Edwin G. Burrows who was Michigan Radio's station manager from 1948-1970 passed away yesterday at the age of 94.
Burrows was one of the leaders involved in securing federal funding for public radio through the Public Broadcasting Act of 1967. Current.org has more on the interesting history of how radio was included in that legislation.
Below is the obituary from the family.
E.G. Burrows (“Ed”), one-time resident of Ann Arbor, Michigan and familiar voice of Michigan Radio, passed away Sunday evening, November 20, in Edmonds, Washington, where he resided for many, many years. Ed is survived by his wife of 39 years, Beth Elpern Burrows, by three sons from an earlier marriage (David John, Daniel William, and Edwin Gwynne) and by five grandchildren (Matthew Grant, Katherine Tracy, Margaret Elizabeth, Steven David, and Dylan Mitchell).
Born in Dallas, Texas in 1917, Ed attended Yale (B.A.) and the University of Michigan (M.A.). Class poet at Yale and Hopwood Award winner at Michigan, Ed will be most familiar to listeners of public radio as the voice of books by radio. He managed Radio Stations WUOM and WVGR, from 1948-1970, helped charter the radio division National Educational Radio (of National Educational Radio Broadcasters), was chairman and member of the board of network advisors for National Association of Educational Broadcasters, and was one of the movers responsible for the inclusion of public radio in the Public Broadcasting Act of 1967. Over the years, he held many other positions in public broadcasting, including a stint as director of the National Center for Audio Experimentation at the University of Wisconsin in Madison. His radio programs won many awards. He retired in 1982.

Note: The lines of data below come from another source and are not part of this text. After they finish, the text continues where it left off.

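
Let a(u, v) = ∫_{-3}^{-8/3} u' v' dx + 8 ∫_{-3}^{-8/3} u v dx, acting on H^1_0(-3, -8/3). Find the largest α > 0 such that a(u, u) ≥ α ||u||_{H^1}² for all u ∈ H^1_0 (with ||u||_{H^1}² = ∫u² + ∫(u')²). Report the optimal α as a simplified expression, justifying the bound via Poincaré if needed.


α = 1

Coercivity of a(·,·) on H^1_0(-3, -8/3) means a(u, u) ≥ α ||u||_{H^1}² for every u ∈ H^1_0.
The interval has length L = 1/3, and Poincaré/coercivity depend only on L. Here a(u, u) = ∫(u')² + (8)·∫u².
Here c = 8 ≥ 1, so a(u,u) = ∫(u')² + c∫u² ≥ ∫(u')² + ∫u² = ||u||_{H^1}², i.e. α = 1 works. No larger α is possible: a(u,u) ≥ α||u||_{H^1}² means (1−α)∫(u')² ≥ (α−c)∫u², and for the modes u_n = sin(nπ(x−x₀)/L) (x₀ the left endpoint) one has ∫u_n²/∫(u_n')² = (L/(nπ))² → 0, so a(u_n,u_n)/||u_n||_{H^1}² → 1. Hence the optimal constant is α = 1.
Therefore α = 1.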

Ed was a prolific and well-published poet. His first book, The Arctic Tern and Other poems (1957) was a finalist for the National Book Award. It was followed by several other books, chapbooks, plays, interviews, and individual publications in hundreds of poetry journals. He was also an avid birdwatcher.
Ed asked that there be no ceremonies in connection with his death. If people wished to remember him, he suggested that they support their local poets.